Problem is, she is utterly gutless. Few onramps are long enough or flat enough for me not to upset the many L.A. drivers stuck behind me. If I happen to have both my bikes, a couple shovels, a day’s worth of water and a change of clothes, I can feel that weight off the line. So, when I found myself thinking about testing a rooftop tent, I wondered if she could take it. Not just the weight, but the aerodynamics. I didn’t want to lose that highway gas mileage, especially if I’d be going on the roadtrips you tend to take when you have a rooftop tent. Also, I didn’t want some giant gray cube on my little Taco. Again, she’s the best vehicle ever made. She’s gotta look good.

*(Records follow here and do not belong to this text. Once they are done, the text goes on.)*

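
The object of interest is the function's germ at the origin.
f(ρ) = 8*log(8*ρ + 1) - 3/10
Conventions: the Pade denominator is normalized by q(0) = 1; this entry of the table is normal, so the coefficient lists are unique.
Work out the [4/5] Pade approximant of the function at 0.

The Pade approximant has numerator coefficients [-3/10, 174608/2973, 7465504/8919, 212754944/62433, 710345728/187299]; denominator coefficients [1, 156640/8919, 306880/2973, 4705280/20811, 8181760/62433, -262144/20811].

Taylor coefficients needed (expand at 0): a_0 = -3/10, a_1 = 64, a_2 = -256, a_3 = 4096/3, a_4 = -8192, a_5 = 262144/5, a_6 = -1048576/3, a_7 = 16777216/7, a_8 = -16777216, a_9 = 1073741824/9.
Write the denominator as Q(ρ) = 1 + q1*ρ + q2*ρ^2 + q3*ρ^3 + q4*ρ^4 + q5*ρ^5. Requiring Q*f - P = O(ρ^10) with deg P <= 4 kills the coefficients of ρ^5..ρ^9 in Q*f:
  ρ^5: a_5 + q1*a_4 + q2*a_3 + q3*a_2 + q4*a_1 + q5*a_0 = 0, i.e. 262144/5 + (-8192)*q1 + (4096/3)*q2 + (-256)*q3 + (64)*q4 + (-3/10)*q5 = 0.
  ρ^6: a_6 + q1*a_5 + q2*a_4 + q3*a_3 + q4*a_2 + q5*a_1 = 0, i.e. -1048576/3 + (262144/5)*q1 + (-8192)*q2 + (4096/3)*q3 + (-256)*q4 + (64)*q5 = 0.
  ρ^7: a_7 + q1*a_6 + q2*a_5 + q3*a_4 + q4*a_3 + q5*a_2 = 0, i.e. 16777216/7 + (-1048576/3)*q1 + (262144/5)*q2 + (-8192)*q3 + (4096/3)*q4 + (-256)*q5 = 0.
  ρ^8: a_8 + q1*a_7 + q2*a_6 + q3*a_5 + q4*a_4 + q5*a_3 = 0, i.e. -16777216 + (16777216/7)*q1 + (-1048576/3)*q2 + (262144/5)*q3 + (-8192)*q4 + (4096/3)*q5 = 0.
  ρ^9: a_9 + q1*a_8 + q2*a_7 + q3*a_6 + q4*a_5 + q5*a_4 = 0, i.e. 1073741824/9 + (-16777216)*q1 + (16777216/7)*q2 + (-1048576/3)*q3 + (262144/5)*q4 + (-8192)*q5 = 0.
Solving this linear system: q1 = 156640/8919, q2 = 306880/2973, q3 = 4705280/20811, q4 = 8181760/62433, q5 = -262144/20811.
The numerator is Q*f truncated at degree 4: P0 = a_0 = -3/10; P1 = a_1 + q1*a_0 = 174608/2973; P2 = a_2 + q1*a_1 + q2*a_0 = 7465504/8919; P3 = a_3 + q1*a_2 + q2*a_1 + q3*a_0 = 212754944/62433; P4 = a_4 + q1*a_3 + q2*a_2 + q3*a_1 + q4*a_0 = 710345728/187299.


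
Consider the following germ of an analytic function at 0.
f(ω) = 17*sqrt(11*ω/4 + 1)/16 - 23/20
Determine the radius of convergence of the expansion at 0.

The radius of convergence is 4/11.

Branch term (17/16)*sqrt(1 - ω/(-4/11)): its argument vanishes at ω = -4/11, a square-root branch point, modulus 4/11.
The radius of convergence is the smallest modulus among the singular points: 4/11.


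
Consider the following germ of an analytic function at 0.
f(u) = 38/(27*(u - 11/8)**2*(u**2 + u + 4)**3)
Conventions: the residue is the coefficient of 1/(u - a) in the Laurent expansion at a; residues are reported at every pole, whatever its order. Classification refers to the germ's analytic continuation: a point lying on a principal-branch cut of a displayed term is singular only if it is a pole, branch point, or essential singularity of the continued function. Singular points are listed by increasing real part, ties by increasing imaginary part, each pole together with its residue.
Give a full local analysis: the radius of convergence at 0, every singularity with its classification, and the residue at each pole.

Radius of convergence at 0: 11/8.
At (-1/2) - ((1/2)*sqrt(15))*i: a pole of order 3; residue (79691776/28051950375) + ((56903936/84155851125)*sqrt(15))*i.
At (-1/2) + ((1/2)*sqrt(15))*i: a pole of order 3; residue (79691776/28051950375) - ((56903936/84155851125)*sqrt(15))*i.
At 11/8: a pole of order 2; residue -159383552/28051950375.

Denominator factor (u - 11/8)^2: pole of order 2 at 11/8, modulus 11/8.
Denominator factor (u**2 + u + 4)^3: discriminant -15, complex-conjugate roots (-1/2) + ((1/2)*sqrt(15))*i and (-1/2) - ((1/2)*sqrt(15))*i; poles of order 3, moduli 2 and 2.
The radius of convergence is the smallest modulus among the singular points: 11/8.
The factor u**2 + u + 4 splits as (u - a)(u - a') with a = (-1/2) - ((1/2)*sqrt(15))*i, a' = (-1/2) + ((1/2)*sqrt(15))*i. At the order-3 pole a set g(u) = (u - a)^3*f(u) = [38/(27*(u - 11/8)**2)] / (u - a')^3.
Order-3 pole: residue = g''(a)/2; g''((-1/2) - ((1/2)*sqrt(15))*i) = (159383552/28051950375) + ((113807872/84155851125)*sqrt(15))*i, so the residue is (79691776/28051950375) + ((56903936/84155851125)*sqrt(15))*i.
The factor u**2 + u + 4 splits as (u - a)(u - a') with a = (-1/2) + ((1/2)*sqrt(15))*i, a' = (-1/2) - ((1/2)*sqrt(15))*i. At the order-3 pole a set g(u) = (u - a)^3*f(u) = [38/(27*(u - 11/8)**2)] / (u - a')^3.
Order-3 pole: residue = g''(a)/2; g''((-1/2) + ((1/2)*sqrt(15))*i) = (159383552/28051950375) - ((113807872/84155851125)*sqrt(15))*i, so the residue is (79691776/28051950375) - ((56903936/84155851125)*sqrt(15))*i.
At the order-2 pole 11/8 set g(u) = (u - (11/8))^2*f(u) = 38/(27*(u**2 + u + 4)**3).
Order-2 pole: residue = g'(a); g'(11/8) = -159383552/28051950375, so the residue is -159383552/28051950375.
List the singular points by increasing real part (a conjugate pair: the negative imaginary part first).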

That’s why I tested the Tepui Low-Pro 2. It’s the lowest-profile soft-shell tent I could find. It’s just over 9 inches tall, and that’s on its thick edge (also verified). It tapers down to just over 6 inches on the thin edge. That’s compared to 11 inches straight across for Tepui’s other two-person options, which are already impressively slim. For comparison, Tuff Stuff’s similar tents are 13 inches. Skycamp’s are 14 inches. Yakimas are 16.5 inches (all claimed, not verified).